Slashdot Mirror


Biggest Detector To Look For Gravitational Waves

Hugh Pickens sends in coverage in the Telegraph of a joint NASA-ESA experimental mission, to launch around 2020. It involves three spacecraft orbiting the Sun, separated by 3 million miles, each with a payload of two lasers and a 4.6-cm cube of gold-platinum alloy. The point of it all is to look for gravitational waves. The mission is called LISA, a reasonably non-strained acronym for Laser Interferometer Space Antenna. The Telegraph makes a point of LISA being the largest experiment ever constructed (in terms of its dimensions). Neither that newspaper nor the project page at NASA mentions how much the experiment will cost, but it's almost certainly an order of magnitude or more above the $66 million estimated for a gravitational wave detector the size of the galaxy, which we discussed last fall.

1 of 109 comments (clear)

  1. Re:Lousy Democrats by jandoedel · · Score: 4, Interesting

    it's only the thin coating surrounding the mass that is made of a gold/platinum alloy, not the entire cube. So it is NOT 2kg of gold...
    actually gold coatings are used quite a lot for these things.

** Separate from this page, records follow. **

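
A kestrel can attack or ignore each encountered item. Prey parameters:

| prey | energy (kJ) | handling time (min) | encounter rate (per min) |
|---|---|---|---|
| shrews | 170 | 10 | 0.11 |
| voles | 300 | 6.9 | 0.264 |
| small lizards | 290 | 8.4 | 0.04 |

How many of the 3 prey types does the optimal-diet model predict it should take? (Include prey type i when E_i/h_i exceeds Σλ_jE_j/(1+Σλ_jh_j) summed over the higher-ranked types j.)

2

Profitabilities (E/h, kJ/min): voles 43.5, small lizards 34.5, shrews 17. Add prey in this order while the next type's profitability exceeds the intake rate on those already taken.
Rate on top 1: 28.07. small lizards: 34.5 > 28.07 → include.
Rate on top 2: 28.76. shrews: 17 < 28.76 → exclude; stop.
Optimal diet: voles, small lizards — 2 of 3 types.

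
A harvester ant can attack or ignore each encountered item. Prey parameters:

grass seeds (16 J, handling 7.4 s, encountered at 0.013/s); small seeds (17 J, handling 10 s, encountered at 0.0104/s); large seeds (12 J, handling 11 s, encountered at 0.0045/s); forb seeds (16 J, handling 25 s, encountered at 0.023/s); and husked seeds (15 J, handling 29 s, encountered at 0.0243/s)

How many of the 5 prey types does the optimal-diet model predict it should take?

5

Rank by E/h (J/s): grass seeds 2.16, small seeds 1.7, large seeds 1.09, forb seeds 0.64, husked seeds 0.517. Include each in turn until the next type's E/h falls below the running intake rate.
Rate on top 1: 0.1897. small seeds: 1.7 > 0.1897 → include.
Rate on top 2: 0.3206. large seeds: 1.09 > 0.3206 → include.
Rate on top 3: 0.3511. forb seeds: 0.64 > 0.3511 → include.
Rate on top 4: 0.4422. husked seeds: 0.517 > 0.4422 → include.
Optimal diet: grass seeds, small seeds, large seeds, forb seeds, husked seeds — 5 of 5 types.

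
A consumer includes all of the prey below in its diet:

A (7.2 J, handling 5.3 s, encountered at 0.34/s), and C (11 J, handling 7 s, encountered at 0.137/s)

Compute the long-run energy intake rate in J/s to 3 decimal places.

Energy encountered per unit search time: 0.34×7.2 + 0.137×11 = 3.955 J/s.
Handling time per unit search time: 0.34×5.3 + 0.137×7 = 2.761.
Rate = 3.955/(1 + 2.761) = 1.052 J/s.

1.052 J/s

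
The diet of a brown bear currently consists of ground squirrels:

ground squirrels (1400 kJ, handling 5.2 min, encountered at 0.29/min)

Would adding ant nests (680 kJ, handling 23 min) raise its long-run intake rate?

No

Intake rate on the current diet: R = (0.29×1400) / (1 + 0.29×5.2) = 406/2.508 = 161.9 kJ/min.
ant nests: E/h = 680/23 = 29.57 kJ/min.
29.57 < 161.9, so adding ant nests would lower the average — exclude it.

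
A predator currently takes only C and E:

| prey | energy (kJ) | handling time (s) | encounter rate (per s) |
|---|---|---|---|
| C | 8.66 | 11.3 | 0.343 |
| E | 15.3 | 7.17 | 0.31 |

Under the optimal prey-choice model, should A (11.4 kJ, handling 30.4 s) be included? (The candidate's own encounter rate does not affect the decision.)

No

On C and E alone, R = ΣλE/(1+Σλh) = 7.713/7.099 = 1.087 kJ/s.
Profitability of A: 11.4/30.4 = 0.375 kJ/s.
Since 0.375 < R, time spent handling A is better spent searching.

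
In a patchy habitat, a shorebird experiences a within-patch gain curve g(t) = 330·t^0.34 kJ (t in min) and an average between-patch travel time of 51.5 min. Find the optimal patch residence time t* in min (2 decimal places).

Optimal t* satisfies g'(t*) = g(t*)/(T + t*).
g'(t) = 0.34·330·t^-0.66. Setting 0.34·330·t^-0.66 = 330·t^0.34/(51.5+t) gives 0.34(51.5+t) = t, so 0.66·t = 0.34×51.5.
t* = 0.34×51.5/0.66 = 26.53 min.

26.53 min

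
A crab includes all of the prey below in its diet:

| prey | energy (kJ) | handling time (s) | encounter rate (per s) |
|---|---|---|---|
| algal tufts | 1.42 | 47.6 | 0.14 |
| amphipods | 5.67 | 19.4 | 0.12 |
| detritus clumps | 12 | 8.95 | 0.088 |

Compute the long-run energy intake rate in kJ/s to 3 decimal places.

0.180 kJ/s

R = (0.14×1.42 + 0.12×5.67 + 0.088×12) / (1 + 0.14×47.6 + 0.12×19.4 + 0.088×8.95) = 1.935/10.78 = 0.1795 kJ/s.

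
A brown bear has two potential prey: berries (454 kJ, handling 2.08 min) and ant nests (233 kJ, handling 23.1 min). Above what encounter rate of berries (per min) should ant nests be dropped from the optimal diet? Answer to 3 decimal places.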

    They have a mass floating freely in space, and surrounding it is this gold/platinum coat, that never touches it, it just flies around it and has microthrusters to keep it away from the central mass. This gold/platinum coat is shielding the mass from some external influences, like the solar magnetic field, so that the central mass only feels the influence of the gravitational waves.